Richard and Gloria at the Black History Month Closing Event
On 29 October Richard, as Mayor of Sutton, delivered a strong message of support for the contribution those of African and Caribbean heritage have made to the borough. This is a concern Richard and Trish share – on 8 October Trish attended a service in St Paul’s Cathedral to express our detestation of the racist hate crimes that followed the Brexit vote.
Richard was making a speech closing Black History Month, which he had opened at an event at the start of October, and he repeated themes he had raised the previous day when addressing the Annual General Meeting of Sutton’s Afro-Caribbean Heritage Association.
While drawing attention to positive developments in the promotion of diversity and multiculturalism he said he had been shocked by the racist hate crimes that followed the Brexit vote, and hoped this was a phase we would quickly move on from.
The Mayor said:
“Each year October is Black History Month, focused on raising the awareness of African and Caribbean history and cultural heritage, and celebrating the positive contribution of this heritage to the political, economic and cultural life of Britain.
My own family has a great interest in black history, in diversity and multiculturalism. Our daughter is married to man whose family comes from Ghana, so we have a grandson who is of mixed race. I look forward to having long, deep and meaningful discussions with him about diversity and multiculturalism, and what he can draw from a heritage that is both British and African. But he is only one year old, so not yet.
First celebrated in the UK in 1987, Black History Month is marked annually as an important point of reference for the black community. I believe we have made progress in the UK over recent decades in tackling racist attitudes, increasing diversity, and improving equality, within Sutton and in Britain as a whole. I tell my daughter and my son-in-law that when I was growing up in the 1950s and 1960s in this country, her marriage, a white woman marrying a black African man, would have been unusual and provoked openly racist comment in the white community.
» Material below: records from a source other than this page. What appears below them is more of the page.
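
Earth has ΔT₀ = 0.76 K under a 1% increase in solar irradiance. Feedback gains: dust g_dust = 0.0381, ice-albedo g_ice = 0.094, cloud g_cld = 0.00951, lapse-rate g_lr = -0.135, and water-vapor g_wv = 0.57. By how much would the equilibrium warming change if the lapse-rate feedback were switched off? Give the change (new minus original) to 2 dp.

Original: g = 0.57661, ΔT = 0.76/(1−0.57661) = 1.7950 K.
Without lapse-rate: g' = 0.71161, ΔT' = 0.76/(1−0.71161) = 2.6353 K.
Change = 2.6353 − 1.7950 = 0.84 K.

0.84 K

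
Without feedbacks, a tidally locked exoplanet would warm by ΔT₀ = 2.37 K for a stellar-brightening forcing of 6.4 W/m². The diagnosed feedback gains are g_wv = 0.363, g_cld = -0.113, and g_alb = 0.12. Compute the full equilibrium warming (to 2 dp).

Total gain g = 0.363 − 0.113 + 0.12 = 0.37.
Amplification A = 1/(1 − 0.37) = 1.587.
ΔT = 2.37 × 1.587 = 3.76 K.

3.76 K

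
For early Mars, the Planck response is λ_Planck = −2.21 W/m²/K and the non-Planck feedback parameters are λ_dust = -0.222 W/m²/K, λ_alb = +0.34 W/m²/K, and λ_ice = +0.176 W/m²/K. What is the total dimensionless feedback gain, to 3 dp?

0.133

Convert to gains: g_dust = -0.222/2.21 = -0.1005; g_alb = 0.34/2.21 = 0.1538; g_ice = 0.176/2.21 = 0.07964.
Total gain g = 0.13294.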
Today, where she lives in Brixton, it is quite usual, and when I take my grandson to play groups there, such as the one I took him to in Brockwell Park last Monday, I cannot help but notice what an enormous melting pot there is of children of many different colours and racial groups, and many variation of mixed race, playing happily together. It makes me optimistic about the prospects for further progress in building a diverse community, something that is re-enforced every week when I represent the community, as Mayor, at Citizenship ceremonies, where people of many different cultural backgrounds take British citizenship.
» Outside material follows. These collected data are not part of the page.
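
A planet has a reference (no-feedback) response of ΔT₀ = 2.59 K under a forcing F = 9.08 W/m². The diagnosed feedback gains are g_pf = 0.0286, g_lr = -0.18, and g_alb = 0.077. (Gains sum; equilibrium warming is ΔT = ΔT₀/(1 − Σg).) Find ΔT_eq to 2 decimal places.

Total gain g = 0.0286 − 0.18 + 0.077 = -0.0744.
Amplification A = 1/(1 + 0.0744) = 0.9308.
ΔT = 2.59 × 0.9308 = 2.41 K.

2.41 K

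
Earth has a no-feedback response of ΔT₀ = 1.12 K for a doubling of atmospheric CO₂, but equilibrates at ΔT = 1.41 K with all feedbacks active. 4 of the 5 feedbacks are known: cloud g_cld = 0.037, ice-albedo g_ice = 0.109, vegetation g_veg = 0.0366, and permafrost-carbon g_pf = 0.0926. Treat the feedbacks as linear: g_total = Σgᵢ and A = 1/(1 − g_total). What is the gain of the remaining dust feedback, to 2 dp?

Amplification A = ΔT/ΔT₀ = 1.41/1.12 = 1.259.
Total gain g = 1 − 1/A = 1 − 1/1.259 = 0.2057.
Known gains sum to 0.037 + 0.109 + 0.0366 + 0.0926 = 0.2752.
g_dust = 0.2057 − 0.2752 = -0.07.

-0.07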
For that reason I have been shocked, we have all been shocked, by the racist attacks and hate crimes following the Brexit vote, and we must pray that this is a phase we will, as a community, quickly recover from.
Sutton’s Black History Group was established in 2010 and has promoted a wide range of free community-wide events. The Group has been strongly supported by Sutton Council which is why I, the Mayoress and the Deputy Mayor Councillor Patel are here today, to show that support.”